Joseph Kennedy Offers Help to Victims

  • The Boston Globe
The Boston Globe

BOGOTA — As the US Congress debated a $1.6 billion aid package for Colombia, former US representative Joseph P. Kennedy II donated $10,000 yesterday to help land mine victims and partially fun an educational program in the war-torn nation.

Kennedy, founder of Citizens Energy Corporation, a nonprofit company that deals in oil to fund charities, met government officials and businessmen, and toured social programs during his two-day visit to Bogota.

“If we want to bring peace to Colombia we need to be involved in the social and economic development of this nation as well,” Kennedy said yesterday.

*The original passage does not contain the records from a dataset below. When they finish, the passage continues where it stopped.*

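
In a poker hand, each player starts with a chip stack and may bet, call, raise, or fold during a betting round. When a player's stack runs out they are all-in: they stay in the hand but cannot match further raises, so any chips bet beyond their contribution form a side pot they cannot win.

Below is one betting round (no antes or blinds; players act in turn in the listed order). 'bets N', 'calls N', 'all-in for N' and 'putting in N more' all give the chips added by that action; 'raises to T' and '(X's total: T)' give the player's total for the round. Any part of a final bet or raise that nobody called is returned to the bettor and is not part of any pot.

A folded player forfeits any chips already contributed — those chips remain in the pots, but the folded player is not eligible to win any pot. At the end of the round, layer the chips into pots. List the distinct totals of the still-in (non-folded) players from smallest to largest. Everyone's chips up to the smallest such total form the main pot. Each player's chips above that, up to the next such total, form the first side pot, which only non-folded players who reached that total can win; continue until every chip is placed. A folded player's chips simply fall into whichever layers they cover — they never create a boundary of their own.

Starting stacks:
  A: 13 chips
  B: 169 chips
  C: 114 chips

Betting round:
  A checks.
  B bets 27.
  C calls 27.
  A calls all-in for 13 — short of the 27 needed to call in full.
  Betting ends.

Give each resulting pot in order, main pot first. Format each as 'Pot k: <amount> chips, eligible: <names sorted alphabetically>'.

Contributions: A=13, B=27, C=27
Pot levels (distinct totals of non-folded players): 13, 27
Layer 1-13: 13 each from A, B, C = 13*3 = 39 chips; eligible A, B, C
Layer 14-27: 14 each from B, C = 14*2 = 28 chips; eligible B, C

Pot 1: 39 chips, eligible: A, B, C
Pot 2: 28 chips, eligible: B, C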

During his trip, he visited Bogota’s working-class Kennedy neighborhood, which was named in honor of his uncle, John F. Kennedy, in 1961 shortly after the president visited Columbia.

On his first stop yesterday, Kennedy donated $5,000 to a recently inaugurated community center set up to help educate poor children and provide activities for the elderly.

Later, he donated an equal amount to a rehabilitation center, many of whose patients were victims of land mine blasts.

Colombia is locked in a long-running civil conflict between Marxist rebels, ultra-right death squads, and state security forces that has cost more than 35,000 lives in just the last 10 years.

Photo Caption: Joseph P. Kennedy II yesterday at a community center near Bogota. The former congressman donated $5,000 to the facility.